7.3.10

o voyer.


às vezes fico impressionada com a capacidade de poder me enxergar melhor à distância.

ser voyer de si mesmo é exercício de passos largos,
é ter os olhos no frio.

6.3.10

no name

nobody can call me by my name é o nome de uma obra que eu vi na primeira bienal do mercosul a qual fui. devia ser a segunda, creio que eu tinha uns 16.

visualmente, a obra tinha algo de tosco e displicente.
no entanto, o nome me atingiu como um raio: certeiro e profundo.
e até hoje não sei explicar o porquê.

talvez o fato de lidar com algo inominável, pelo sentido e no contexto em que me atingiu; ou pela força da imposição: ninguém pode me chamar pelo meu nome, me deixasse num misto de paralisia e fascinação.
um nome destes, ironicamente, me parecia ter um tom muito pessoal, apesar da obra se constituir de algumas esculturas repetidas, sem forma definida.
o título, soava como uma voz vinda por trás dos meus ouvidos: você não pode me chamar. sou um raio distante, indescrítível, intangível. cegante.

curiosamente, nunca tive uma necessidade de me entender com isto. como se a força desta obra residisse no fato de não compreendê-la por completo.
é pela força desta onda que eu ainda lembro, a incompreensão que ainda repercute em mim.

...

existem alguns fatos e pessoas que passam pela nossa vida com esta mesma força: paralisia, fascinação e incompreensão.
a tentativa de elucidá-los os torna mais fortes.
a capacidade de estar em paz com eles me provoca um sorriso no fundo dos olhos.

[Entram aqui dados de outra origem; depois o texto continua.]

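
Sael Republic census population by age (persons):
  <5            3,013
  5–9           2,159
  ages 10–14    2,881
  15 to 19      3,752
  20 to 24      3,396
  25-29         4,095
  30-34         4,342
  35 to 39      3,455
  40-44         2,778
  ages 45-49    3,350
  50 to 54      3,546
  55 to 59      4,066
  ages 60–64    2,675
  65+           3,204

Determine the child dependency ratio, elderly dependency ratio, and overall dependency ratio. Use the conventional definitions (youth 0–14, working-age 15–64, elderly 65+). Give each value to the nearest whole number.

0–14: 3,013 + 2,159 + 2,881 = 8,053
15–64: 3,752 + 3,396 + 4,095 + 4,342 + 3,455 + 2,778 + 3,350 + 3,546 + 4,066 + 2,675 = 35,455
65+: 3,204
Youth dependency ratio = 8,053 / 35,455 × 100 = 23
Old-age dependency ratio = 3,204 / 35,455 × 100 = 9
Total dependency ratio = (8,053 + 3,204) / 35,455 × 100 = 11,257 / 35,455 × 100 = 32

Youth dependency ratio: 23
Old-age dependency ratio: 9
Total dependency ratio: 32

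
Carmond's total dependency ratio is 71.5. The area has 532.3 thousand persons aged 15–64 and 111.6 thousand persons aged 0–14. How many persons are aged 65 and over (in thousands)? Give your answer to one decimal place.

Total dependency ratio = (youth + elderly) / working-age × 100
71.5 = (111.6 + E) / 532.3 × 100
⇒ 269.0

Aged 65 and over: 269.0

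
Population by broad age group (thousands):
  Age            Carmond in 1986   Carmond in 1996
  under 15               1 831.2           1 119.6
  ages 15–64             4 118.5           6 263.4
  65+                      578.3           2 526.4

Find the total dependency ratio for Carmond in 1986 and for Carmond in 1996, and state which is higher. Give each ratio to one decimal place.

Carmond in 1986: 58.5
Carmond in 1996: 58.2
Higher: Carmond in 1986

Carmond in 1986: (1 831.2 + 578.3) / 4 118.5 × 100 = 2 409.5 / 4 118.5 × 100 = 58.5
Carmond in 1996: (1 119.6 + 2 526.4) / 6 263.4 × 100 = 3 646.0 / 6 263.4 × 100 = 58.2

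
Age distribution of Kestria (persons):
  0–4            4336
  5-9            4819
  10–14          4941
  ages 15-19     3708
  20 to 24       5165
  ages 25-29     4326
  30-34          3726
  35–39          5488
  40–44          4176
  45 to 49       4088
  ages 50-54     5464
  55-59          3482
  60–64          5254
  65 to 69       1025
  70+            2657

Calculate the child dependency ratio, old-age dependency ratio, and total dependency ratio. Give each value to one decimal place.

0–14: 4336 + 4819 + 4941 = 14096
15–64: 3708 + 5165 + 4326 + 3726 + 5488 + 4176 + 4088 + 5464 + 3482 + 5254 = 44877
65+: 1025 + 2657 = 3682
Youth dependency ratio = 14096 / 44877 × 100 = 31.4
Old-age dependency ratio = 3682 / 44877 × 100 = 8.2
Total dependency ratio = (14096 + 3682) / 44877 × 100 = 17778 / 44877 × 100 = 39.6

Youth dependency ratio: 31.4
Old-age dependency ratio: 8.2
Total dependency ratio: 39.6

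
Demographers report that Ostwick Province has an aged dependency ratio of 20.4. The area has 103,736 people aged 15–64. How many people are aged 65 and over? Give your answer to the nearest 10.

Aged 65 and over: 21,160

Old-age dependency ratio = elderly / working-age × 100
20.4 = E / 103,736 × 100
⇒ 21,160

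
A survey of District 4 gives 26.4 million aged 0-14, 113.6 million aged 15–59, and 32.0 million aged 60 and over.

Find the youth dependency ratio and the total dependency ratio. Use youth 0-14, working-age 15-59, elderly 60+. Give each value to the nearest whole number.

Youth dependency ratio: 23
Total dependency ratio: 51

Youth dependency ratio = 26.4 / 113.6 × 100 = 23
Total dependency ratio = (26.4 + 32.0) / 113.6 × 100 = 58.4 / 113.6 × 100 = 51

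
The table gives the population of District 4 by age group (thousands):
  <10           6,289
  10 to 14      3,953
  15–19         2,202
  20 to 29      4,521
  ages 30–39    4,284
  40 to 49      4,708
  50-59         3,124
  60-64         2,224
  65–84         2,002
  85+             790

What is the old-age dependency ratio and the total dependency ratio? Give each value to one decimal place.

0–14: 6,289 + 3,953 = 10,242
15–64: 2,202 + 4,521 + 4,284 + 4,708 + 3,124 + 2,224 = 21,063
65+: 2,002 + 790 = 2,792
Old-age dependency ratio = 2,792 / 21,063 × 100 = 13.3
Total dependency ratio = (10,242 + 2,792) / 21,063 × 100 = 13,034 / 21,063 × 100 = 61.9

Old-age dependency ratio: 13.3
Total dependency ratio: 61.9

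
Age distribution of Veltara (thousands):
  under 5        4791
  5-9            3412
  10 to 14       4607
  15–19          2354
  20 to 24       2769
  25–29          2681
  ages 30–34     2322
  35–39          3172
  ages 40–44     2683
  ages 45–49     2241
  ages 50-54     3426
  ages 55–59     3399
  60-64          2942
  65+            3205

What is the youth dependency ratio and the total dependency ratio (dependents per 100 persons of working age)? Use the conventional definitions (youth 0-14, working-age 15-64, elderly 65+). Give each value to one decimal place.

0–14: 4791 + 3412 + 4607 = 12810
15–64: 2354 + 2769 + 2681 + 2322 + 3172 + 2683 + 2241 + 3426 + 3399 + 2942 = 27989
65+: 3205
Youth dependency ratio = 12810 / 27989 × 100 = 45.8
Total dependency ratio = (12810 + 3205) / 27989 × 100 = 16015 / 27989 × 100 = 57.2

Youth dependency ratio: 45.8
Total dependency ratio: 57.2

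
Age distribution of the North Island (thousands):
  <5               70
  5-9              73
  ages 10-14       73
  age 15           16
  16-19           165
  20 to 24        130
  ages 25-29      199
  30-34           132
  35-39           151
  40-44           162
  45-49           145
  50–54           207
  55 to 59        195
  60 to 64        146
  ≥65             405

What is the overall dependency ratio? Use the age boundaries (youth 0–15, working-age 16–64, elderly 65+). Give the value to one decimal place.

0–15: 70 + 73 + 73 + 16 = 232
16–64: 165 + 130 + 199 + 132 + 151 + 162 + 145 + 207 + 195 + 146 = 1 632
65+: 405
Total dependency ratio = (232 + 405) / 1 632 × 100 = 637 / 1 632 × 100 = 39.0

Total dependency ratio: 39.0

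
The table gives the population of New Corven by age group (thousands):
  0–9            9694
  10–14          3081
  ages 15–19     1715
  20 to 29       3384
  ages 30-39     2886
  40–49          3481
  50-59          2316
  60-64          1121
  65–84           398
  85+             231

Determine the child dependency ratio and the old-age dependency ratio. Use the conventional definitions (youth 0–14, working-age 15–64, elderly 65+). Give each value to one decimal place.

Youth dependency ratio: 85.7
Old-age dependency ratio: 4.2

0–14: 9694 + 3081 = 12775
15–64: 1715 + 3384 + 2886 + 3481 + 2316 + 1121 = 14903
65+: 398 + 231 = 629
Youth dependency ratio = 12775 / 14903 × 100 = 85.7
Old-age dependency ratio = 629 / 14903 × 100 = 4.2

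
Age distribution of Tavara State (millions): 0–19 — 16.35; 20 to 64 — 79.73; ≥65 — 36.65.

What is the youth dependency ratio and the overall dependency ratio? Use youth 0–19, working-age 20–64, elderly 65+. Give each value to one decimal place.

Youth dependency ratio = 16.35 / 79.73 × 100 = 20.5
Total dependency ratio = (16.35 + 36.65) / 79.73 × 100 = 53.00 / 79.73 × 100 = 66.5

Youth dependency ratio: 20.5
Total dependency ratio: 66.5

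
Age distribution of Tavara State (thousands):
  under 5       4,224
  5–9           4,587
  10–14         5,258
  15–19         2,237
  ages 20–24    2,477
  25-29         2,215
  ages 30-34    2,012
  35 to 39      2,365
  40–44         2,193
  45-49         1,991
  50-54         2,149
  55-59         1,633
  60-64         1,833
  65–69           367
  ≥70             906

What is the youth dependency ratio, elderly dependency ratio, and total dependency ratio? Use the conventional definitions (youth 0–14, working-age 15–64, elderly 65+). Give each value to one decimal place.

Youth dependency ratio: 66.7
Old-age dependency ratio: 6.0
Total dependency ratio: 72.7

0–14: 4,224 + 4,587 + 5,258 = 14,069
15–64: 2,237 + 2,477 + 2,215 + 2,012 + 2,365 + 2,193 + 1,991 + 2,149 + 1,633 + 1,833 = 21,105
65+: 367 + 906 = 1,273
Youth dependency ratio = 14,069 / 21,105 × 100 = 66.7
Old-age dependency ratio = 1,273 / 21,105 × 100 = 6.0
Total dependency ratio = (14,069 + 1,273) / 21,105 × 100 = 15,342 / 21,105 × 100 = 72.7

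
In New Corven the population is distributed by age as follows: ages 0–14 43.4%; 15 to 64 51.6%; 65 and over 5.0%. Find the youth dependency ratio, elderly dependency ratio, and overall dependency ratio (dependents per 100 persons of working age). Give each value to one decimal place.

Youth dependency ratio: 84.1
Old-age dependency ratio: 9.7
Total dependency ratio: 93.8

Youth dependency ratio = 43.4 / 51.6 × 100 = 84.1
Old-age dependency ratio = 5.0 / 51.6 × 100 = 9.7
Total dependency ratio = (43.4 + 5.0) / 51.6 × 100 = 48.4 / 51.6 × 100 = 93.8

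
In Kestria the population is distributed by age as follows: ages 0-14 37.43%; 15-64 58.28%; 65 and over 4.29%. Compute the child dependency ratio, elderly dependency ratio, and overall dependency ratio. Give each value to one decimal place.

Youth dependency ratio: 64.2
Old-age dependency ratio: 7.4
Total dependency ratio: 71.6

Youth dependency ratio = 37.43 / 58.28 × 100 = 64.2
Old-age dependency ratio = 4.29 / 58.28 × 100 = 7.4
Total dependency ratio = (37.43 + 4.29) / 58.28 × 100 = 41.72 / 58.28 × 100 = 71.6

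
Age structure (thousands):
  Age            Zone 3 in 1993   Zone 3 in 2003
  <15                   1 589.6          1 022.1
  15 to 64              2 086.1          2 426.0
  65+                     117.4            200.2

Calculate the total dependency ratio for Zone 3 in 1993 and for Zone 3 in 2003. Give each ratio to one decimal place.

Zone 3 in 1993: 81.8
Zone 3 in 2003: 50.4

Zone 3 in 1993: (1 589.6 + 117.4) / 2 086.1 × 100 = 1 707.0 / 2 086.1 × 100 = 81.8
Zone 3 in 2003: (1 022.1 + 200.2) / 2 426.0 × 100 = 1 222.3 / 2 426.0 × 100 = 50.4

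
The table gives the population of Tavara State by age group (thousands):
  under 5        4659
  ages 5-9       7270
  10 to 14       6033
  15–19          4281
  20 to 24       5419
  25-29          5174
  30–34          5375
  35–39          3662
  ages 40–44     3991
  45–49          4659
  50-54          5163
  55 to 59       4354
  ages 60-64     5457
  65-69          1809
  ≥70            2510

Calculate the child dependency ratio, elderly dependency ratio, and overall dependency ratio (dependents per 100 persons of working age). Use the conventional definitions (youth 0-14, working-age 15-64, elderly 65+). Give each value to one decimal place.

0–14: 4659 + 7270 + 6033 = 17962
15–64: 4281 + 5419 + 5174 + 5375 + 3662 + 3991 + 4659 + 5163 + 4354 + 5457 = 47535
65+: 1809 + 2510 = 4319
Youth dependency ratio = 17962 / 47535 × 100 = 37.8
Old-age dependency ratio = 4319 / 47535 × 100 = 9.1
Total dependency ratio = (17962 + 4319) / 47535 × 100 = 22281 / 47535 × 100 = 46.9

Youth dependency ratio: 37.8
Old-age dependency ratio: 9.1
Total dependency ratio: 46.9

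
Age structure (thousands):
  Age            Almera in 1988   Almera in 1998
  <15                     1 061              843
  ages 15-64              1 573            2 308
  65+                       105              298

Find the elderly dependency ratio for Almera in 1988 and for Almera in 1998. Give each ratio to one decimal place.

Almera in 1988: 105 / 1 573 × 100 = 6.7
Almera in 1998: 298 / 2 308 × 100 = 12.9

Almera in 1988: 6.7
Almera in 1998: 12.9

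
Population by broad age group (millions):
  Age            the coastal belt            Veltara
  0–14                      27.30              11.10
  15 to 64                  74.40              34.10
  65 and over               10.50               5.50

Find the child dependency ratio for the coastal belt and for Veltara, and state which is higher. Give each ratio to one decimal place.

the coastal belt: 36.7
Veltara: 32.6
Higher: the coastal belt

the coastal belt: 27.30 / 74.40 × 100 = 36.7
Veltara: 11.10 / 34.10 × 100 = 32.6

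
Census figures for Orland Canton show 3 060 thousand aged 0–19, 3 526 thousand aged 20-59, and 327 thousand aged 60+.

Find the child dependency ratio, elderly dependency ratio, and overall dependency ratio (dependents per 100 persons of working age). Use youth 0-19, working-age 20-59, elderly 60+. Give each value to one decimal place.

Youth dependency ratio = 3 060 / 3 526 × 100 = 86.8
Old-age dependency ratio = 327 / 3 526 × 100 = 9.3
Total dependency ratio = (3 060 + 327) / 3 526 × 100 = 3 387 / 3 526 × 100 = 96.1

Youth dependency ratio: 86.8
Old-age dependency ratio: 9.3
Total dependency ratio: 96.1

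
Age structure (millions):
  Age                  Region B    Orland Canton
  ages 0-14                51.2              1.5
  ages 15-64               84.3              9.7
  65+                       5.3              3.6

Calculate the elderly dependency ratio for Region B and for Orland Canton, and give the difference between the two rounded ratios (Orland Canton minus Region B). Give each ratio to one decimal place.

Region B: 6.3
Orland Canton: 37.1
Difference: +30.8

Region B: 5.3 / 84.3 × 100 = 6.3
Orland Canton: 3.6 / 9.7 × 100 = 37.1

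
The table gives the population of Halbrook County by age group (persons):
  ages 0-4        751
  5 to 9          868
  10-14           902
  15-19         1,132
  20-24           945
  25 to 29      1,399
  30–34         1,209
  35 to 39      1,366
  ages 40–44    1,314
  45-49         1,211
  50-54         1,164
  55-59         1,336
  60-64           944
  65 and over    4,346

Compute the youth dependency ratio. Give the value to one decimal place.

0–14: 751 + 868 + 902 = 2,521
15–64: 1,132 + 945 + 1,399 + 1,209 + 1,366 + 1,314 + 1,211 + 1,164 + 1,336 + 944 = 12,020
65+: 4,346
Youth dependency ratio = 2,521 / 12,020 × 100 = 21.0

Youth dependency ratio: 21.0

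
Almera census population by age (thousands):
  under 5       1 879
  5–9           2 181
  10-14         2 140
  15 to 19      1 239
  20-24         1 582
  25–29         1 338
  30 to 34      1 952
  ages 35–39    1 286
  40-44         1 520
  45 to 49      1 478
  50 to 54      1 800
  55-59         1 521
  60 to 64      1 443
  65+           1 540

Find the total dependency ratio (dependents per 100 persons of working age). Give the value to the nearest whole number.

0–14: 1 879 + 2 181 + 2 140 = 6 200
15–64: 1 239 + 1 582 + 1 338 + 1 952 + 1 286 + 1 520 + 1 478 + 1 800 + 1 521 + 1 443 = 15 159
65+: 1 540
Total dependency ratio = (6 200 + 1 540) / 15 159 × 100 = 7 740 / 15 159 × 100 = 51

Total dependency ratio: 51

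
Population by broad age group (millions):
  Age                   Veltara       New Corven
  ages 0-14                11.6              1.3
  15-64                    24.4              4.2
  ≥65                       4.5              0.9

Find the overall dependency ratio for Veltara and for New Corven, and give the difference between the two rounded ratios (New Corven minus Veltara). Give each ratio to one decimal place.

Veltara: (11.6 + 4.5) / 24.4 × 100 = 16.1 / 24.4 × 100 = 66.0
New Corven: (1.3 + 0.9) / 4.2 × 100 = 2.2 / 4.2 × 100 = 52.4

Veltara: 66.0
New Corven: 52.4
Difference: -13.6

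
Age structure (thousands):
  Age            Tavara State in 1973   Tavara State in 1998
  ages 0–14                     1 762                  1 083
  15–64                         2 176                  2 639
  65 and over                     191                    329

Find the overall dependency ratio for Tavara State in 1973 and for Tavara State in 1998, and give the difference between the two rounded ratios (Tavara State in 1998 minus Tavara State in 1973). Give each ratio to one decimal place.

Tavara State in 1973: 89.8
Tavara State in 1998: 53.5
Difference: -36.3

Tavara State in 1973: (1 762 + 191) / 2 176 × 100 = 1 953 / 2 176 × 100 = 89.8
Tavara State in 1998: (1 083 + 329) / 2 639 × 100 = 1 412 / 2 639 × 100 = 53.5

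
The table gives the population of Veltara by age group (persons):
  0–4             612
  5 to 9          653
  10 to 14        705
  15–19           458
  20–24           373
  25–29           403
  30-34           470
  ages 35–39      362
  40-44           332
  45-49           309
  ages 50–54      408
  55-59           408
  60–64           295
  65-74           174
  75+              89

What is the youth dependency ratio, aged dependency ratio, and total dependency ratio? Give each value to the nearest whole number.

Youth dependency ratio: 52
Old-age dependency ratio: 7
Total dependency ratio: 58

0–14: 612 + 653 + 705 = 1 970
15–64: 458 + 373 + 403 + 470 + 362 + 332 + 309 + 408 + 408 + 295 = 3 818
65+: 174 + 89 = 263
Youth dependency ratio = 1 970 / 3 818 × 100 = 52
Old-age dependency ratio = 263 / 3 818 × 100 = 7
Total dependency ratio = (1 970 + 263) / 3 818 × 100 = 2 233 / 3 818 × 100 = 58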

no fundo, eles não podem me chamar pelo meu nome.
não me conhecem.
e curiosamente, é pela incompreensão que os conheço tão bem.



nobody can call me by my name




1.3.10

o equilibrista.


não saber como ficar no meio caminho entre o amor e o não-amor é como não saber as instruções para perder-se.
é estar errante na neblina, que torna todas as paisagens as mesmas.
no entanto, podem ser os olhos embaçados...

pena para o equilibrista.
passos lentos e calculados que não permitem a gravidade da densidade.
e sempre cruzando, acaba chegando ao destino que é o mesmo do ponto de partida.

a ideia de voltar nada tem de estimulante.
melhor descer as escadas, exercitar a sagacidade.
descendo, terei muitas ruas para cruzar,
e ficarei triste pois as tentativas nada têm de arriscadas.
Aparentemente.


Atenção:
caminhante invisível caça indisfarçáveis grãos de areia para carregar.

Depois, enquanto equilibrista, irá despedir-se lentamente dos grãos.
Não porque a praia o agrade,
[os oceanos lhe acalmam, só que por vezes causam uma melancolia profunda]
mas porque ela pode lhe escapar aos poucos.


até logo, Vila-Matas


Porque rir do mundo, que pode ser tosco e trágico ao mesmo tempo, é necessário:

- Você está indo pelas beiradas, que é onde vão parar as vulgares e as más paraquedistas.
Anda, lembre-se de onde estava. Volte atrás.

Havia uma ameaça de tempestade no ambiente, e a paraquedista foi obrigada a uma queda vulgar.
que fazer?
quem sabe busco a elegância na distração, que é também limbo do bom-senso.
e me voy a rir.


Enrique Vila-Matas
trechos do conto Os amores que duram por toda uma vida.
Suicídios Exemplares, Cosac Naify, 2009.